Establishment of a patient-derived 3D in vitro meningioma model in xeno-free hydrogel for clinical applications.

Abstract

Background: Meningiomas exhibit a complex biology that, despite notable successes in preclinical studies, contributes to the failures of pharmaceutical clinical trials. Animal models using patient tumor cells closely mimic in vivo conditions but are labor-intensive, costly, and unsuitable for high-throughput pharmaceutical testing. In comparison, monolayer cell models (two-dimensional, 2D) are cost-efficient but lack primary tumor cell-cell interactions, potentially overestimating treatment effects. Three-dimensional (3D) models offer an alternative through more precise mimicking of tumor morphology and physiology than 2D models and are less costly than in vivo methods.

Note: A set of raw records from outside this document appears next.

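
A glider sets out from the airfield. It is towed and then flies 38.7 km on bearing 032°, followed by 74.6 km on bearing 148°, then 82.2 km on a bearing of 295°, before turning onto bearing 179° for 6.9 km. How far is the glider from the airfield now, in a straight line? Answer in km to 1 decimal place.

Leg 1 (032°, 38.7 km): east 38.7 sin 32° = 20.51, north 38.7 cos 32° = 32.82
Leg 2 (148°, 74.6 km): east 74.6 sin 148° = 39.53, north 74.6 cos 148° = -63.26
Leg 3 (295°, 82.2 km): east 82.2 sin 295° = -74.50, north 82.2 cos 295° = 34.74
Leg 4 (179°, 6.9 km): east 6.9 sin 179° = 0.12, north 6.9 cos 179° = -6.90
Net: -14.34 east, -2.60 north. Distance = √((-14.34)² + (-2.60)²) = 14.573 km.

14.6 km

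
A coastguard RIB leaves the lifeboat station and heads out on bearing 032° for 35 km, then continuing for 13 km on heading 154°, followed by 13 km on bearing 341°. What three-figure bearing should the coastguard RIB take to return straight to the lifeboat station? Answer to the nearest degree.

213°

Leg 1 (032°, 35 km): east 35 sin 32° = 18.55, north 35 cos 32° = 29.68
Leg 2 (154°, 13 km): east 13 sin 154° = 5.70, north 13 cos 154° = -11.68
Leg 3 (341°, 13 km): east 13 sin 341° = -4.23, north 13 cos 341° = 12.29
Net displacement: 20.01 east, 30.29 north. Direction back to start is (-20.01, -30.29): bearing = atan2(-20.01, -30.29) mod 360° = 213.45° ≈ 213°.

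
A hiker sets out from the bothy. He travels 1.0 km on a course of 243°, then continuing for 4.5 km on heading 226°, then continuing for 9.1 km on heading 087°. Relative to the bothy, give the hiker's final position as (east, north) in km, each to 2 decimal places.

(4.96, -3.10)

Leg 1 (243°, 1.0 km): east 1.0 sin 243° = -0.89, north 1.0 cos 243° = -0.45
Leg 2 (226°, 4.5 km): east 4.5 sin 226° = -3.24, north 4.5 cos 226° = -3.13
Leg 3 (087°, 9.1 km): east 9.1 sin 87° = 9.09, north 9.1 cos 87° = 0.48
Summing: 4.96 km east, -3.10 km north → (4.96, -3.10).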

Here, we aimed to establish a 3D cell model in a solid xeno-free medium using patient-derived tumors, thus creating a bench-to-clinic pathway for personalized pharmaceutical testing.

Methods: Four WHO grade 1 and one WHO grade 2 (third-passage, fresh) and 12 WHO grade 1 patient-derived meningioma cells (sixth-passage, frozen) and the malignant IOMM-Lee cell line were used to establish 2D and 3D models. The 3D model was developed using a solid xeno-free medium. After 3 months for the primary tumor and 13 days for the IOMM-Lee cell line, the 3D models were extracted and assessed using histology, immunohistochemistry, and epigenetic analyses (EPICv2 array) on five pairs to evaluate their structural fidelity, cellular composition, and epigenetic landscape compared to the original tumor.

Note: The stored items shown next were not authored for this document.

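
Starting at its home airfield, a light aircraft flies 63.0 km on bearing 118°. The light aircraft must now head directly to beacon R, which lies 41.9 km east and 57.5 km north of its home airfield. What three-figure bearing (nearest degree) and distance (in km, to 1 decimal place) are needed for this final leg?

Leg 1 (118°, 63.0 km): east 63.0 sin 118° = 55.63, north 63.0 cos 118° = -29.58
Current position: (55.63, -29.58). Target: (41.9, 57.5). Remaining: Δeast = -13.73, Δnorth = 87.08.
Bearing = atan2(-13.73, 87.08) mod 360° = 351.04°; distance = √((-13.73)² + (87.08)²) = 88.152 km.

351°, 88.2 km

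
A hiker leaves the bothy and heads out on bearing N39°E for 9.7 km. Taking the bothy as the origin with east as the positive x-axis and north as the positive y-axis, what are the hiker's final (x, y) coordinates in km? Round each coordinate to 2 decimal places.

(6.10, 7.54)

Leg 1 (N39°E, 9.7 km): east 9.7 sin 39° = 6.10, north 9.7 cos 39° = 7.54
Summing: 6.10 km east, 7.54 km north → (6.10, 7.54).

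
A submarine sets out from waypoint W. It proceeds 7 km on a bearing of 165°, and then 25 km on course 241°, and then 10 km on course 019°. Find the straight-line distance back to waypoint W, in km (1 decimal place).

Leg 1 (165°, 7 km): east 7 sin 165° = 1.81, north 7 cos 165° = -6.76
Leg 2 (241°, 25 km): east 25 sin 241° = -21.87, north 25 cos 241° = -12.12
Leg 3 (019°, 10 km): east 10 sin 19° = 3.26, north 10 cos 19° = 9.46
Net: -16.80 east, -9.43 north. Distance = √((-16.80)² + (-9.43)²) = 19.262 km.

19.3 km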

Results: None of the frozen samples successfully generated 3D models. Models from fresh meningioma samples were more immunohistochemically similar to the primary tumors compared to 2D models, particularly regarding proliferation. 3D models displayed loss of fibrous tissue. All 3D models had similar copy number variation profiles, visually. Genome-wide DNA methylation level patterns were similar between pairs of 3D models and primary tumors. Correlation plots between CpG methylation levels showed high congruency between primary meningiomas and their corresponding 3D models for all samples (R > 0.95).

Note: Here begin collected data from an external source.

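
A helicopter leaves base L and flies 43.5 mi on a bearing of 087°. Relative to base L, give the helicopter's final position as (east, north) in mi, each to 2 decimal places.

(43.44, 2.28)

Leg 1 (087°, 43.5 mi): east 43.5 sin 87° = 43.44, north 43.5 cos 87° = 2.28
Summing: 43.44 mi east, 2.28 mi north → (43.44, 2.28).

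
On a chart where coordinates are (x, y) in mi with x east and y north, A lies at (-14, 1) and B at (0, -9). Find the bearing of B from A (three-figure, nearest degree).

Δeast = 0 − -14 = 14.00; Δnorth = -9 − 1 = -10.00.
Bearing = atan2(Δeast, Δnorth) mod 360° = 125.54° ≈ 126°.

126°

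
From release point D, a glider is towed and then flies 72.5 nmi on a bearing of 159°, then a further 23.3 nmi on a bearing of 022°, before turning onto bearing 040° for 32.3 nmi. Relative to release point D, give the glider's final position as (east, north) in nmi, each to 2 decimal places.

(55.47, -21.34)

Leg 1 (159°, 72.5 nmi): east 72.5 sin 159° = 25.98, north 72.5 cos 159° = -67.68
Leg 2 (022°, 23.3 nmi): east 23.3 sin 22° = 8.73, north 23.3 cos 22° = 21.60
Leg 3 (040°, 32.3 nmi): east 32.3 sin 40° = 20.76, north 32.3 cos 40° = 24.74
Summing: 55.47 nmi east, -21.34 nmi north → (55.47, -21.34).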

Conclusions: Our patient-derived 3D meningioma models closely mimicked primary tumors in terms of cell morphology, immunohistochemical markers and genome-wide DNA methylation patterns, providing a cost-effective and accessible alternative to in vivo models. This approach has the potential to facilitate personalized treatment strategies for patients requiring additional therapy beyond surgery.